Depois daquele, o mundo cirandava nocturno e fervoroso; aquele outro, inundava os pensamentos com abundância de vertigens desassombradas; eram lágrimas contra as apoteoses, cicatrizes sobre o verniz mole da secura do tempo, bainhas dos tecidos de seda deslizando como marés tormentosas sobre o corpo em andamento; não havia intervalos para músicas sulfúricas, cânticos de brilhantina expandindo que entrassem pela pele enrijecida; aposentos com pouca luz acariciando as antas do coração; onde se vivia era um círculo fechado sem afectações dos espelhos, ruído de angústias e pavores, mas ainda assim, fértil de branduras costumeiras não rasuradas.

 Muitas sombras persistem em surdina de vozes abismadas

Na vertigem do assombro calcula-se o prosaico com as medidas carregadas de matéria subtil, espiras sinfónicas calcorreando os laços com alturas caleidoscópicas, Platão, Schopenhauer ou Nitche, - s faz f! e os vícios melodiosos que embalam os continentes melodramáticos, tornam-se agastados redutos da mente, forças anónimas do empobrecimento nervoso como nódoas de gordura no tecido de seda, –  mel dos tecidos alumbrados.  

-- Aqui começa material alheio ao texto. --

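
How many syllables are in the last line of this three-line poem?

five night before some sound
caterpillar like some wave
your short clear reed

The last line: "your short clear reed": 1+1+1+1 = 4

4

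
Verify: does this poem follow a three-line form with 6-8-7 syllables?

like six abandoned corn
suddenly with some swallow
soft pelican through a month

Line 1: like(1) + six(1) + abandoned(3) + corn(1) = 6 ✓
Line 2: suddenly(3) + with(1) + some(1) + swallow(2) = 7 (expected 8)
Line 3: soft(1) + pelican(3) + through(1) + a(1) + month(1) = 7 ✓

No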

Muitas sombras persistem na curva das despovoadas sobrancelhas

Por esta noite, ébria de luzes, quando os aborrecimentos se julgam presos nas gavetas fechadas, ganham-se impulsos da maquinaria dos êxtases, fervendo os músculos, com paixão, nos fogos de animação acústica; poemas esfrangalhados dos esqueletos quando as articulações se enfocam na sua total dinâmica, toda poderosa, – ginástica dos amores incontidos; reside aí a abundância de sofrimento, pois todas as náuseas, todos aqueles grossos pedaços de angústias e pesadelos são chamados à sua dissolução, emergindo momentaneamente das lágrimas avulsas, a acre doçura, como sumo de limão espremido; é uma sessão solene sustida pelo pavor à morte, à solidão envenenada pela beleza exangue; dei a mão ao meu passado e verifiquei que estive lá; estou ainda aí no fulgor duma sombra que se aninha com um sol parado, estático e mudo, sem dentes para mastigar o real.